[IxDA Discuss] Should closing a window save changes?

Jim Drew cfmdesigns at earthlink.net
Thu Mar 15 13:44:24 PDT 2007


>From: Sebi Tauciuc <stauciuc at gmail.com>
>
>> I have great respect for Raskin's work and writing, but in this case
>> he's just flat wrong.  By automating Save, we take away the security
>> of a 'sandbox' in which a person can doodle, write drafts, project
>> possible futures, or whatever sort of data processing the application
>> permits.  It's like going around and taking the erasers off of
>> everyone's pencils.
>
>I disagree.
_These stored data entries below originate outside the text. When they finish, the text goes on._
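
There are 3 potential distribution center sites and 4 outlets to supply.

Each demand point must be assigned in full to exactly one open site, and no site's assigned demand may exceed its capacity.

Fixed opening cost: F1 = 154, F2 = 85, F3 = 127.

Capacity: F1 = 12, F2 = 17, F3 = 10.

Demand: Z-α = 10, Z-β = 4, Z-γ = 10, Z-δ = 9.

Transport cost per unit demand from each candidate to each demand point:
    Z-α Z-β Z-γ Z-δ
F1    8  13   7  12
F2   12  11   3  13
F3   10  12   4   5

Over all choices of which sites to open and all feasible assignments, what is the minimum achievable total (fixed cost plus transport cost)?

565

Open {F1, F2, F3}; cheapest assignment that respects the capacities:
  F1 (cap 12, load 10): Z-α — cost 10×8 = 80
  F2 (cap 17, load 14): Z-β, Z-γ — cost 4×11 + 10×3 = 74
  F3 (cap 10, load 9): Z-δ — cost 9×5 = 45
  Shipping 199, fixed 366 → total 565.
  Any other capacity-feasible assignment to {F1, F2, F3} ships for at least 199.
Total demand is 33 and no other set of sites has combined capacity ≥ 33, so {F1, F2, F3} is the only feasible choice of open sites. Minimum: 565.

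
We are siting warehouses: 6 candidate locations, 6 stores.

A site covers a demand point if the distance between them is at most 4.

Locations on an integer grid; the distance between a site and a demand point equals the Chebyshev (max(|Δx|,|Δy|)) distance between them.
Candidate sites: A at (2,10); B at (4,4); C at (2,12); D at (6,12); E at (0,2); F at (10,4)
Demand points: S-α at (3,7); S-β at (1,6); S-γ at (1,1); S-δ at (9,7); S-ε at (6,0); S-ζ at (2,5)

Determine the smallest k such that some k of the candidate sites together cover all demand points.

Coverage sets (demand points within 4 of each site):
  A: {S-α, S-β}
  B: {S-α, S-β, S-γ, S-ε, S-ζ}
  C: {}
  D: {}
  E: {S-β, S-γ, S-ζ}
  F: {S-δ, S-ε}
No single site covers all 6 demand points.
But {B, F} covers everything, so the minimum is 2.

2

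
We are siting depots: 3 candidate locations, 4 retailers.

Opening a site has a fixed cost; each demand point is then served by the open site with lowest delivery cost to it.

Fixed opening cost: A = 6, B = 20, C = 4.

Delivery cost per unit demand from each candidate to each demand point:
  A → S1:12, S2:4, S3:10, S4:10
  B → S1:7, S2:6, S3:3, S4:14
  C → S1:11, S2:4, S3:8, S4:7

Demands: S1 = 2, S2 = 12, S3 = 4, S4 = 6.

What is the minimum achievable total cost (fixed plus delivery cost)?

Open {B, C}: assign each demand point to its cheapest open site.
  S1→B 2×7=14, S2→C 12×4=48, S3→B 4×3=12, S4→C 6×7=42
  delivery cost 116, fixed 24 → total 140.
Compare {A, B, C}: delivery cost 116 + fixed 30 = 146.
Compare {C}: delivery cost 144 + fixed 4 = 148.
Compare {A, C}: delivery cost 144 + fixed 10 = 154.
All other subsets cost ≥ 146. Minimum total cost: 140.

140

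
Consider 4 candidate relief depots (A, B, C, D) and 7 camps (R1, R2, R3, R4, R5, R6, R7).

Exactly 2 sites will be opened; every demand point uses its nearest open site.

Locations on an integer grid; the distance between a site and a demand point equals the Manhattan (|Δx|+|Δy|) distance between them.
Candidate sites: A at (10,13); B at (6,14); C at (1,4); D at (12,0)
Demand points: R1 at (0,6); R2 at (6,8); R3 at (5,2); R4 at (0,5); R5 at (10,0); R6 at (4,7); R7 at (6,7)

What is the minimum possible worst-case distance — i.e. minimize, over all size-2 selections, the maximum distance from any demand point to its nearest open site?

9

Open {C, D}.
  Farthest demand point is R2 at distance 9 (to C); all others are ≤ 9.
With {A, C} the worst case is 13.
With {B, C} the worst case is 13.
No size-2 selection achieves below 9.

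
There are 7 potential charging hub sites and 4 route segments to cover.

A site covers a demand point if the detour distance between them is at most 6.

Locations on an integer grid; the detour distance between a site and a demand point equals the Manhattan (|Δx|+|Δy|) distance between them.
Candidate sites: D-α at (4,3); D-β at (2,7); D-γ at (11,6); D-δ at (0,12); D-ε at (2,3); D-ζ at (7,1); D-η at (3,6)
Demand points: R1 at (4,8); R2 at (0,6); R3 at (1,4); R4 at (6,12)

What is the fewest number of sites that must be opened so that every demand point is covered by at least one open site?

Coverage sets (demand points within 6 of each site):
  D-α: {R1, R3}
  D-β: {R1, R2, R3}
  D-γ: {}
  D-δ: {R2, R4}
  D-ε: {R2, R3}
  D-ζ: {}
  D-η: {R1, R2, R3}
No single site covers all 4 demand points.
But {D-α, D-δ} covers everything, so the minimum is 2.

2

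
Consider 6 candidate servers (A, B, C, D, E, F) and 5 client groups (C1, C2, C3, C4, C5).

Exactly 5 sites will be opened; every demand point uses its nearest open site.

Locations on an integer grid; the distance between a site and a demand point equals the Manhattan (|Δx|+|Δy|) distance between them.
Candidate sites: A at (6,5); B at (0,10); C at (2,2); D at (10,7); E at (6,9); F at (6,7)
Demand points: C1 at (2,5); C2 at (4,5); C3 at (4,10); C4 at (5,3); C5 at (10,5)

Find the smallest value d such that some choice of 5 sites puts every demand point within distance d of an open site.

3

Open {A, B, C, D, E}.
  Farthest demand point is C1 at distance 3 (to C); all others are ≤ 3.
With {A, C, D, E, F} the worst case is 3.
With {A, B, C, D, F} the worst case is 4.
No size-5 selection achieves below 3.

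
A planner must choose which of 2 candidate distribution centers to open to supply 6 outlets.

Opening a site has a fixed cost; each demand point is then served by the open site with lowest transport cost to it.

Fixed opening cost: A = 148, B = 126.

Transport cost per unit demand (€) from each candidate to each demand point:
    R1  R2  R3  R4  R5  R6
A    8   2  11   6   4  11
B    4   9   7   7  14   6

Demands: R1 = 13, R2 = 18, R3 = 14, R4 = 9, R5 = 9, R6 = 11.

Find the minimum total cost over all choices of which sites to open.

Open {A, B}: assign each demand point to its cheapest open site.
  R1→B 13×4=52, R2→A 18×2=36, R3→B 14×7=98, R4→A 9×6=54, R5→A 9×4=36, R6→B 11×6=66
  transport cost 342, fixed 274 → total 616.
Compare {A}: transport cost 505 + fixed 148 = 653.
Compare {B}: transport cost 567 + fixed 126 = 693.

616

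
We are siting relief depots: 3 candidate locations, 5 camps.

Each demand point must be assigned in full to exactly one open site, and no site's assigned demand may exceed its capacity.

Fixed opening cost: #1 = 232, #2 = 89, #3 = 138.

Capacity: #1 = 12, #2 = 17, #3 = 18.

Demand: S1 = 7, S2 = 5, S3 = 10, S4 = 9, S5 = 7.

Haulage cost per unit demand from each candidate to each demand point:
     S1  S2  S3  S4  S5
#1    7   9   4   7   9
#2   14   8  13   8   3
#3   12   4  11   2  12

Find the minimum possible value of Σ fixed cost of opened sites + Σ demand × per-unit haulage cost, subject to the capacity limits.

Open {#1, #2, #3}; cheapest assignment that respects the capacities:
  #1 (cap 12, load 10): S3 — cost 10×4 = 40
  #2 (cap 17, load 14): S1, S5 — cost 7×14 + 7×3 = 119
  #3 (cap 18, load 14): S2, S4 — cost 5×4 + 9×2 = 38
  Shipping 197, fixed 459 → total 656.
  Any other capacity-feasible assignment to {#1, #2, #3} ships for at least 197.
Total demand is 38 and no other set of sites has combined capacity ≥ 38, so {#1, #2, #3} is the only feasible choice of open sites. Minimum: 656.

656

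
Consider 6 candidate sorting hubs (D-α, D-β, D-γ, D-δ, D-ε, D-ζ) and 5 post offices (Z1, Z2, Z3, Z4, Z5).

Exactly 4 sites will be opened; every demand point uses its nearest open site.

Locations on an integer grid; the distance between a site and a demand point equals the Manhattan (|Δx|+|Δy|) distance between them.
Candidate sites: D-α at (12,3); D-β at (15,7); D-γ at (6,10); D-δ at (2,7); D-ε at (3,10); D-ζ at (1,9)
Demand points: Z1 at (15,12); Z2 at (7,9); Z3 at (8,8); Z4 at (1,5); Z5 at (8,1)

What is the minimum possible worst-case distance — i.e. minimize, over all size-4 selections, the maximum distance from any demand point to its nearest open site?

Open {D-α, D-β, D-γ, D-δ}.
  Farthest demand point is Z5 at distance 6 (to D-α); all others are ≤ 6.
With {D-α, D-β, D-γ, D-ζ} the worst case is 6.
With {D-α, D-β, D-γ, D-ε} the worst case is 7.
No size-4 selection achieves below 6.

6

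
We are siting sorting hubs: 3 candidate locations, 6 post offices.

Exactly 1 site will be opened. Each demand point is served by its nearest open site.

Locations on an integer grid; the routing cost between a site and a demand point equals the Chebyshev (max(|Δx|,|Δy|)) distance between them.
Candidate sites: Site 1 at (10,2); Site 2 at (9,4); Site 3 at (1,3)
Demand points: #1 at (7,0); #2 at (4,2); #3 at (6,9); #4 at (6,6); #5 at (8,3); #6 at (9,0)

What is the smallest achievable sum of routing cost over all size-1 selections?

Open {Site 2}.
  #1→Site 2 4, #2→Site 2 5, #3→Site 2 5, #4→Site 2 3, #5→Site 2 1, #6→Site 2 4  ⇒ total 22.
Compare {Site 1}: total 24.
Compare {Site 3}: total 35.

22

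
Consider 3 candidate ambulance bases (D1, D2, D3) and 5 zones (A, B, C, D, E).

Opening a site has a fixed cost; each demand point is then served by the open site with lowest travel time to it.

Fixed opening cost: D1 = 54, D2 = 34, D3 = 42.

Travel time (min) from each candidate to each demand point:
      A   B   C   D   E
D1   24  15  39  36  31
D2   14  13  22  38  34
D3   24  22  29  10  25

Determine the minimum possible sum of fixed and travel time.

152

Open {D3}: assign each demand point to its cheapest open site.
  A→D3 24, B→D3 22, C→D3 29, D→D3 10, E→D3 25
  travel time 110, fixed 42 → total 152.
Compare {D2}: travel time 121 + fixed 34 = 155.
Compare {D2, D3}: travel time 84 + fixed 76 = 160.
Compare {D1}: travel time 145 + fixed 54 = 199.
All other subsets cost ≥ 155. Minimum total cost: 152.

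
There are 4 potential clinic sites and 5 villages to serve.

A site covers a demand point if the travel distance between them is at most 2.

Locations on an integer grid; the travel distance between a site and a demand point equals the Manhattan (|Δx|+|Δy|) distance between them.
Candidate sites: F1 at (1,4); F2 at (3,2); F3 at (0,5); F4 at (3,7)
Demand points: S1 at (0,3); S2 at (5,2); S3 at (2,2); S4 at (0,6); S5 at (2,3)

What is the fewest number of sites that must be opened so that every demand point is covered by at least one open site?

2

Coverage sets (demand points within 2 of each site):
  F1: {S1, S5}
  F2: {S2, S3, S5}
  F3: {S1, S4}
  F4: {}
No single site covers all 5 demand points.
But {F2, F3} covers everything, so the minimum is 2.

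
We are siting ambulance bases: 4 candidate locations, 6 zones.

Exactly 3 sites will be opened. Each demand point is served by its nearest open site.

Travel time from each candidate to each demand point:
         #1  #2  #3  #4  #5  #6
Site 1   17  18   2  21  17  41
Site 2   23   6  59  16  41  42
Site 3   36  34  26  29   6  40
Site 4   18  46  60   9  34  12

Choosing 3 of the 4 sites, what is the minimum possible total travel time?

63

Open {Site 1, Site 2, Site 4}.
  #1→Site 1 17, #2→Site 2 6, #3→Site 1 2, #4→Site 4 9, #5→Site 1 17, #6→Site 4 12  ⇒ total 63.
Compare {Site 1, Site 3, Site 4}: total 64.
Compare {Site 2, Site 3, Site 4}: total 77.
No size-3 selection does better; minimum is 63.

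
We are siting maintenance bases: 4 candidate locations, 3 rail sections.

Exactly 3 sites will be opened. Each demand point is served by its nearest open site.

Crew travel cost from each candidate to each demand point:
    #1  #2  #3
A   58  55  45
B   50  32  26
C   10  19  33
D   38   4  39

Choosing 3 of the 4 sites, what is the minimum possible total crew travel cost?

40

Open {B, C, D}.
  #1→C 10, #2→D 4, #3→B 26  ⇒ total 40.
Compare {A, C, D}: total 47.
Compare {A, B, C}: total 55.
No size-3 selection does better; minimum is 40.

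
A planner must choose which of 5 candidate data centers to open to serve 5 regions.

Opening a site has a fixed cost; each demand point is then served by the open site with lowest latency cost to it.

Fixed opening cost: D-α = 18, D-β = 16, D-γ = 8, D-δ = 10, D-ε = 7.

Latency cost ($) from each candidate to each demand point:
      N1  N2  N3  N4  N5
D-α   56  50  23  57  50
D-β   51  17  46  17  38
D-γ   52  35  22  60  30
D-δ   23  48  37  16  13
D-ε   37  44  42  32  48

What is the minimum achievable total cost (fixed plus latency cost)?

Open {D-β, D-γ, D-δ}: assign each demand point to its cheapest open site.
  N1→D-δ 23, N2→D-β 17, N3→D-γ 22, N4→D-δ 16, N5→D-δ 13
  latency cost 91, fixed 34 → total 125.
Compare {D-γ, D-δ}: latency cost 109 + fixed 18 = 127.
Compare {D-β, D-δ}: latency cost 106 + fixed 26 = 132.
Compare {D-β, D-γ, D-δ, D-ε}: latency cost 91 + fixed 41 = 132.
All other subsets cost ≥ 127. Minimum total cost: 125.

125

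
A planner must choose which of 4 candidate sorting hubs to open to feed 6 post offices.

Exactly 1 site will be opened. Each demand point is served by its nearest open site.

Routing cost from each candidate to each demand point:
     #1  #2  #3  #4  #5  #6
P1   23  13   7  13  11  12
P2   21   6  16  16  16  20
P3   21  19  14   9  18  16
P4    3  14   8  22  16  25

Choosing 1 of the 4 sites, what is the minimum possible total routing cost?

79

Open {P1}.
  #1→P1 23, #2→P1 13, #3→P1 7, #4→P1 13, #5→P1 11, #6→P1 12  ⇒ total 79.
Compare {P4}: total 88.
Compare {P2}: total 95.
No size-1 selection does better; minimum is 79.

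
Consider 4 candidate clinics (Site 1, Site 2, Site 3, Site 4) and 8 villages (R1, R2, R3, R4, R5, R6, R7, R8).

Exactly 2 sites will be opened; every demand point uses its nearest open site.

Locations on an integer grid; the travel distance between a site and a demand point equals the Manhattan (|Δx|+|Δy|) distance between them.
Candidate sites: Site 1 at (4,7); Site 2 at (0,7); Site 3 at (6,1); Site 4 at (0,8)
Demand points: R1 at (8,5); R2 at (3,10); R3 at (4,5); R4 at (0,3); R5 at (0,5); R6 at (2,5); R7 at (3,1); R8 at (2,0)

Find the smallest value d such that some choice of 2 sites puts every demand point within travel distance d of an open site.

Open {Site 2, Site 3}.
  Farthest demand point is R1 at travel distance 6 (to Site 3); all others are ≤ 6.
With {Site 3, Site 4} the worst case is 6.
With {Site 1, Site 3} the worst case is 8.
No size-2 selection achieves below 6.

6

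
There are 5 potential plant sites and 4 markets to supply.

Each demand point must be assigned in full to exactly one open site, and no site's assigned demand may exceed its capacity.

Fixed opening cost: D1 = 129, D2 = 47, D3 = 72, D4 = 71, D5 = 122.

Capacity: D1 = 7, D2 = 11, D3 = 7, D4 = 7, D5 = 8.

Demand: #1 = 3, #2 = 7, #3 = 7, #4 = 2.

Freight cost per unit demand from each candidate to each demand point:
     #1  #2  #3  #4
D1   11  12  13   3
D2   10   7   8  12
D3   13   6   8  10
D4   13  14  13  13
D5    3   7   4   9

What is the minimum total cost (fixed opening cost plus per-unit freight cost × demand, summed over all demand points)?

344

Open {D2, D3, D4}; cheapest assignment that respects the capacities:
  D2 (cap 11, load 10): #1, #3 — cost 3×10 + 7×8 = 86
  D3 (cap 7, load 7): #2 — cost 7×6 = 42
  D4 (cap 7, load 2): #4 — cost 2×13 = 26
  Shipping 154, fixed 190 → total 344.
  Any other capacity-feasible assignment to {D2, D3, D4} ships for at least 154.
Compare {D2, D3, D5}: its best feasible assignment gives total 365.
Compare {D2, D4, D5}: its best feasible assignment gives total 373.
Every other set of open sites that can feasibly serve all demand totals ≥ 365 even under its best assignment. Minimum: 344.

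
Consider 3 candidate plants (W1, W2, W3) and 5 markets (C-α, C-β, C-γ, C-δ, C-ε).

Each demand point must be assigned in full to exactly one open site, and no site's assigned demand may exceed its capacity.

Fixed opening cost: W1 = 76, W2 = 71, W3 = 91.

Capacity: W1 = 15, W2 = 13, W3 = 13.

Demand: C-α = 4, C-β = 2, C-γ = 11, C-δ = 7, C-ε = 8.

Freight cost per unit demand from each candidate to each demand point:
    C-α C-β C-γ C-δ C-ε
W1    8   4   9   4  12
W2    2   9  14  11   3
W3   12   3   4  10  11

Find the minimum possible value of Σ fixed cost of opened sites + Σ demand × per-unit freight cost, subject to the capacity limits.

348

Open {W1, W2, W3}; cheapest assignment that respects the capacities:
  W1 (cap 15, load 7): C-δ — cost 7×4 = 28
  W2 (cap 13, load 12): C-α, C-ε — cost 4×2 + 8×3 = 32
  W3 (cap 13, load 13): C-β, C-γ — cost 2×3 + 11×4 = 50
  Shipping 110, fixed 238 → total 348.
  Any other capacity-feasible assignment to {W1, W2, W3} ships for at least 110.
Total demand is 32 and no other set of sites has combined capacity ≥ 32, so {W1, W2, W3} is the only feasible choice of open sites. Minimum: 348.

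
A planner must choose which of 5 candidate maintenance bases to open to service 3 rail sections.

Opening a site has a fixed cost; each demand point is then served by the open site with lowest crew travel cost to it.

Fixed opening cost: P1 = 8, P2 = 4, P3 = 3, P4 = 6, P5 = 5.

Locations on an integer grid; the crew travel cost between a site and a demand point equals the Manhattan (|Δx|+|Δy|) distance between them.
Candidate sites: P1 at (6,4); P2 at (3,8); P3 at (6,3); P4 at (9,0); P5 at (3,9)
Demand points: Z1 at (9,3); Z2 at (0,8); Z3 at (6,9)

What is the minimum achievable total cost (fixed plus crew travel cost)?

17

Open {P2, P3}: assign each demand point to its cheapest open site.
  Z1→P3 3, Z2→P2 3, Z3→P2 4
  crew travel cost 10, fixed 7 → total 17.
Compare {P3, P5}: crew travel cost 10 + fixed 8 = 18.
Compare {P2, P4}: crew travel cost 10 + fixed 10 = 20.
Compare {P4, P5}: crew travel cost 10 + fixed 11 = 21.
All other subsets cost ≥ 18. Minimum total cost: 17.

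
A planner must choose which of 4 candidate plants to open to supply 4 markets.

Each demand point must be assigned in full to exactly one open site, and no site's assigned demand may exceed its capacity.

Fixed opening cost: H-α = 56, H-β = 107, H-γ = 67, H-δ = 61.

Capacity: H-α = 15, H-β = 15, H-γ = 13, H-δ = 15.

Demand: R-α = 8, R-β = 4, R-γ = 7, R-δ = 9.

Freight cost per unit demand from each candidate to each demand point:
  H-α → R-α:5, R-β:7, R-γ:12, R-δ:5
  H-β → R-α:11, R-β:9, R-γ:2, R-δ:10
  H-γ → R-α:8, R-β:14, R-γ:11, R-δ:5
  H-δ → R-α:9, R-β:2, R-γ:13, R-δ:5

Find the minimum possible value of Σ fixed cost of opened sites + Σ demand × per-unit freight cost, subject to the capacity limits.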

The erasers on everyone's pencils should be the Undo mechanism.
>Writing on a paper should mean(or should have meant) that the pencil
>actually leaves a mark on the surface, not that the mark is recorded
>somewhere in mid-air and will only get written on paper when we say "Save".

Sure it should.  Think of the added power and flexibility that would from such an intermediary, not-yet-committed state.  Just think of the savings on paper and ink.

Don't confuse the fact that "pen on paper leaves mark" is so ingrained into us that it's hard to conceive of some other mechanism with the current situation actually being *better*.

There are definite benefits to not having to do an explicit save.  There are also problem scenarios that it raises.  The question isn't whether those scenarios are detriments which are fatal to automatic save, but whether we can design suitable ways to mitigate things such that the scenarios are not (as) problematic.

The value of a "sandbox" is one such scenario; how can we provide a sandbox that ties easily and seamlessly to the automatic save?  Can we, for example, have an "Open as Sandbox" command which creates an automatically-saving duplicate of the original which can be committed at some  point to merge its stream back onto the original, or be dismissed without harming the original?  Can we (singly or as multiple users) open multiple such sandbox variants, including sandboxes of sandboxes, and be easily able to prune, merge, and even graft the tree of sandboxes?